Ladder traps have been set near to Redmires Reservoir (SK265860) and at Hollow Meadows (SK2288881 – sited on western fringe of wood) amongst many other sites. Clam and Larsen traps were observed at all snare and large mammal trap sites, frequently moved around by the gamekeepers and baited either with live birds, eggs or carrion.

The picture below shows a jay trapped in a Larsen trap at Fox Hagg Farm & Campsite in the Rivelin Valley. Its distress calls attract other birds into the Clam trap next to it, which snaps violently shut on its victim until dispatched by the gamekeeper. The “call bird” may endure many weeks stuck in the trap and its young will almost certainly die left unattended in the nest. The use of jays as call birds is outlawed in Scotland, as they are known to attract raptors. This calls into question the Moscar Estate gamekeeper’s intentions.

Jay, Larsen and Clam Traps. Rivelin Valley.

These animal and bird traps are part of a wholesale, systematic programme of unregulated wildlife persecution. Hundreds of native animals and birds suffer and die in them each year.

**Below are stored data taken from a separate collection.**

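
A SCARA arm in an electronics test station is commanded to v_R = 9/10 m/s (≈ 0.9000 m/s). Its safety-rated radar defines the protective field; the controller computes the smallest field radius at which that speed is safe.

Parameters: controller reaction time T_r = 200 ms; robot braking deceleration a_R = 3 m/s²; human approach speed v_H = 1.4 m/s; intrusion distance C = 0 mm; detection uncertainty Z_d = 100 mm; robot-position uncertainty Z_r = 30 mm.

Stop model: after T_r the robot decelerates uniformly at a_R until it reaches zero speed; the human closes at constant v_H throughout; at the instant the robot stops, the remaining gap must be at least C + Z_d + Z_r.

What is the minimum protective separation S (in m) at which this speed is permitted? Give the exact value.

S_min = 229/200 m = 1.1450 m

stop time T_s = (9/10)/3 = 0.3000 s
robot in T_r: 0.9000·0.2000 = 0.1800 m
robot under decel: 0.9000²/(2·3.0000) = 0.1350 m
human closes 1.4000·0.5000 = 0.7000 m
C+Z_d+Z_r = 0.0000+0.1000+0.0300 = 0.1300 m
S_min ≈ 0.1800+0.1350+0.7000+0.1300  ⇒  S_min = 229/200 m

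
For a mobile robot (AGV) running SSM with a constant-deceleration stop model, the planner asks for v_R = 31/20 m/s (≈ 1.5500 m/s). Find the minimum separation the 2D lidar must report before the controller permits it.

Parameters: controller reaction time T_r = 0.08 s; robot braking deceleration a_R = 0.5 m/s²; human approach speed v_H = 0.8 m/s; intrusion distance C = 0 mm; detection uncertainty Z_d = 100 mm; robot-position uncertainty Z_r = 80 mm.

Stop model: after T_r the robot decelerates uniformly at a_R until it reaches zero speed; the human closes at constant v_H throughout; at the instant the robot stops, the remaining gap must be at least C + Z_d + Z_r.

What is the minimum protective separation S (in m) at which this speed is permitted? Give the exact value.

stop time T_s = (31/20)/(1/2) = 3.1000 s
robot covers v_R·T_r = 1.5500·0.0800 = 0.1240 m before braking
robot under decel: 1.5500²/(2·0.5000) = 2.4025 m
human closes 0.8000·3.1800 = 2.5440 m
C+Z_d+Z_r = 0.0000+0.1000+0.0800 = 0.1800 m
S_min ≈ 0.1240+2.4025+2.5440+0.1800  ⇒  S_min = 10501/2000 m

S_min = 10501/2000 m = 5.2505 m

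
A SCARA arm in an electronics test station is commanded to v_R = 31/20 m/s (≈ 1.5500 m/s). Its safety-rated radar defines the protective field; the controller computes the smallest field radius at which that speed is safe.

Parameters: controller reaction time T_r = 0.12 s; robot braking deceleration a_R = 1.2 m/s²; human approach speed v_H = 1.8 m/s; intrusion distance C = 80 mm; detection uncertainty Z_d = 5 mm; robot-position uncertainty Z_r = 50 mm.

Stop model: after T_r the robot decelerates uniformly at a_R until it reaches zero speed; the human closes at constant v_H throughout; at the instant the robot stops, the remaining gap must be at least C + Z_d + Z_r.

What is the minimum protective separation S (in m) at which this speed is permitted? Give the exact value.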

This is all so that the Estate owners can rear and protect artifically high numbers of grouse – which are shot in their thousands from August – December by a wealthy minority of bloodsports enthusiasts.

Gamekeepers present their activity as responsible custodianship of the coutryside. The shooting lobby takes credit for the conservation of a small number of ground nesting species such as lapwings and curlews and lauds this as biodiversity.

This is selective conservation at best and a distraction from the mass persecution of other species. Gamekeepers drain and burn the moors to sustain a heather-based habitat to accommodate primarily grouse and consequently birds such as curlews. Curlews and lapwings give a convenient excuse for the estate’s to continue mismanaging the uplands. The land management practices comes at the cost of numerous other species which cannot thrive in such a sterile environment.

Whilst we all acknowledge and care about the decline of birds such as curlews, lapwings and golden plover, the primary cause of their fate is bad farming practices. The solution is to address these damaging practices, not to strip the uplands of other native wildlife to create a barren new habitat.

Grouse moor estates take advantage of the few species which can tolerate their decimated heather landscapes without compromising grouse stocks, and laud them as conservation achievements. This is a cynical distraction from reality and the public should not be fooled.

The scale of persecution in the Peak District National Park has never before been revealed. Join us in demanding an end to this slaughter.